Buses present a wide spectrum of society

Yes, buses allow you to see a whole variety of people. Sometimes they’re normal people, but sometimes they’re quite interesting. Sometimes you can find so much about them (yes, I know, you shouldn’t listen to other people’s conversations, but, when your attention can be taken away from the dandruff-filled mullet of the bloke in front, it’s a good idea). I shall provide some examples.

Bus journey example one

On this journey I learnt about two men. One was probably in his 40s, the other in his 70s. I shall give them fictional names to ease the storytelling. Man in his 40s shall hereby be referred to as Jeremiah. Man in his 70s shall hereby be referred to as Eugene.

Jeremiah

It turns out that Jeremiah had been a naughty man. He had been to see his girlfriend, and he’d had a bit to drink, and they’d had a bit of an argument. But you won’t believe this… naughty Jeremiah decided to drive home. But don’t worry, the British legal system thrust its gargantuan foot right into his once-proud balls.

While driving home, Jeremiah was caught by the police. Jeremiah claimed that it was just a random check. Funny that, isn’t it, that the police “randomly” pulled over a bloke who was drink-driving when he “was driving fine, like.

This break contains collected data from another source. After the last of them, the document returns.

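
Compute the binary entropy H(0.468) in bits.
0.9970 bits

The binary entropy function is:
H(p) = -p log(p) - (1-p) log(1-p)

H(0.468) = -0.468 × log_2(0.468) - 0.532 × log_2(0.532)
H(0.468) = 0.9970 bits

Note: Binary entropy is maximized at p=0.5 (H=1 bit) and minimized at p=0 or p=1 (H=0).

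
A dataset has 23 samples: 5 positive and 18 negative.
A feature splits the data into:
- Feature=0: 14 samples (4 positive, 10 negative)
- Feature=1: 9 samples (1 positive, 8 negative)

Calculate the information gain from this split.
0.0331 bits

Information Gain = H(Y) - H(Y|Feature)

Before split:
P(positive) = 5/23 = 0.2174
H(Y) = 0.7554 bits

After split:
Feature=0: H = 0.8631 bits (weight = 14/23)
Feature=1: H = 0.5033 bits (weight = 9/23)
H(Y|Feature) = (14/23)×0.8631 + (9/23)×0.5033 = 0.7223 bits

Information Gain = 0.7554 - 0.7223 = 0.0331 bits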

Not dangerous or owt.” Yes, Jeremiah, what a coincidence. What a shame that the police are successfully taking drink-drivers off the road.

Eugene

Jeremiah told his story to Eugene. Now, Eugene was a cheeky old fellow. He had a girlfriend down South. And I found out he had a Rover 75. He was really proud of his Rover 75. He said it was really good on the motorway. He said that he bought it cheap from some local garage. He seemed proud of his Rover 75, and also the fact he had a girlfriend at the age of…well, probably 75.

Bus journey example two

There were two characters worth mentioning on this journey. We shall call them Augustus and Percy.

Augustus

Augustus got on the bus first. He was wearing a big, bright yellow fluorescent coat. Now, to be fair, he wasn’t completely there in his head. As he counted out his money for the bus driver, he kept repeating: “Corporation Street”.

He sat down in front of me. Then, out of his pocket, he brandished his handkerchief. It wasn’t a very nice handkerchief. It was a bit dark in places. I think Augustus had recently had a nose bleed.

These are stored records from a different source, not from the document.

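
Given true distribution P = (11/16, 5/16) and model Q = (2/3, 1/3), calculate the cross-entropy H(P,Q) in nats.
0.6221 nats

Cross-entropy: H(P,Q) = -Σ p(x) log q(x)

Alternatively: H(P,Q) = H(P) + D_KL(P||Q)
H(P) = 0.6211 nats
D_KL(P||Q) = 0.0010 nats

H(P,Q) = 0.6211 + 0.0010 = 0.6221 nats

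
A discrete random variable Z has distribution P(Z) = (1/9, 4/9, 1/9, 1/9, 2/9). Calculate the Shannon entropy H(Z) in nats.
1.4271 nats

Shannon entropy is H(X) = -Σ p(x) log p(x).

For P = (1/9, 4/9, 1/9, 1/9, 2/9):
H = -1/9 × log_e(1/9) -4/9 × log_e(4/9) -1/9 × log_e(1/9) -1/9 × log_e(1/9) -2/9 × log_e(2/9)
H = 1.4271 nats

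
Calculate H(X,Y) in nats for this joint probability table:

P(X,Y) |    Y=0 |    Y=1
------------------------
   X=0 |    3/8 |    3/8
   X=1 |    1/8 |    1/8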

Augustus then proceeded to blow and pick his nose until he deemed that the bloody stains had decreased in size enough to warrant him returning the handkerchief to his right pocket. For the rest of the bus journey, Augustus’s head frequently darted from left to right, but not by much – I’d guess no more than a 15 degree angle.

Percy

Next, Percy got on the bus. I remember when I was a child, I used to read about Percy the Park Keeper. This was not Percy the Park Keeper, though. This was Percy the Drug User (I assumed he was on drugs).

When the bus driver opened the door, Percy leapt onto the bus. He was happy to be here.

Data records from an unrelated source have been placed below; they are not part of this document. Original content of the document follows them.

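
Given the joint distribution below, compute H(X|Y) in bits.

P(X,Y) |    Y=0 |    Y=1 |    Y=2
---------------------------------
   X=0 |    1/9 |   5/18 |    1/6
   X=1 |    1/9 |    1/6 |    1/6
0.9797 bits

Using the chain rule: H(X|Y) = H(X,Y) - H(Y)

First, compute H(X,Y) = 2.5102 bits

Marginal P(Y) = (2/9, 4/9, 1/3)
H(Y) = 1.5305 bits

H(X|Y) = H(X,Y) - H(Y) = 2.5102 - 1.5305 = 0.9797 bits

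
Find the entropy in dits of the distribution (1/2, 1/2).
0.3010 dits

Shannon entropy is H(X) = -Σ p(x) log p(x).

For P = (1/2, 1/2):
H = -1/2 × log_10(1/2) -1/2 × log_10(1/2)
H = 0.3010 dits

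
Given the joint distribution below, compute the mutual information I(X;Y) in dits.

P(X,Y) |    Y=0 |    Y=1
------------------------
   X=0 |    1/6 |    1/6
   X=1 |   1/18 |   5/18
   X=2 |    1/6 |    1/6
0.0243 dits

Mutual information: I(X;Y) = H(X) + H(Y) - H(X,Y)

Marginals:
P(X) = (1/3, 1/3, 1/3), H(X) = 0.4771 dits
P(Y) = (7/18, 11/18), H(Y) = 0.2902 dits

Joint entropy: H(X,Y) = 0.7430 dits

I(X;Y) = 0.4771 + 0.2902 - 0.7430 = 0.0243 dits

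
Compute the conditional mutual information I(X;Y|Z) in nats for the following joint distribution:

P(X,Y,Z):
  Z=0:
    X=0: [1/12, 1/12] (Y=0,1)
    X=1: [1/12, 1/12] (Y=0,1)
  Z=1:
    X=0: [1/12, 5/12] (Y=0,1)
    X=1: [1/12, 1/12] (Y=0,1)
0.0341 nats

Conditional mutual information: I(X;Y|Z) = H(X|Z) + H(Y|Z) - H(X,Y|Z)

H(Z) = 0.6365
H(X,Z) = 1.2425 → H(X|Z) = 0.6059
H(Y,Z) = 1.2425 → H(Y|Z) = 0.6059
H(X,Y,Z) = 1.8143 → H(X,Y|Z) = 1.1778

I(X;Y|Z) = 0.6059 + 0.6059 - 1.1778 = 0.0341 nats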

From his pocket, he wielded his bus pass in his right hand, which he then thrust towards the partition separating the bus driver from the bus passengers. Oh yes, Percy was enthusiastic about bus travel. Even more enthusiastic than Augustus and myself… put together!

After the bus driver accepted that Percy was allowed to travel with me, Augustus and a handful of others, Percy set about getting to his seat. He then energetically lunged towards his nearest vertical bar (those upright poles that are there for people to cling onto when walking through the bus).

From there he swung, like a gold-medal-winning gymnastic orangutan, to the next upright bar, and then to the next, and then to the one after that.

But, there was only one pole left before he reached the one behind my seat (facing forwards, I was on the left side of the bus). Percy extended his left arm, grabbed the pole in front of me to the right, and swung around. Out of caution and fear, I ducked out of the potential collision course. I awaited the arrival of an impact, but I’d done enough to avoid Lancashire’s own whirling dervish.

In an expected change of tactics, Percy remained clung on to the pole he had grasped in his left hand, and swung around and dropped into a seat, behind and left of my own.

After that, Percy listened to some music. Very loudly. But I wasn’t too annoyed – I was unhurt, that was all that mattered while Percy was on board.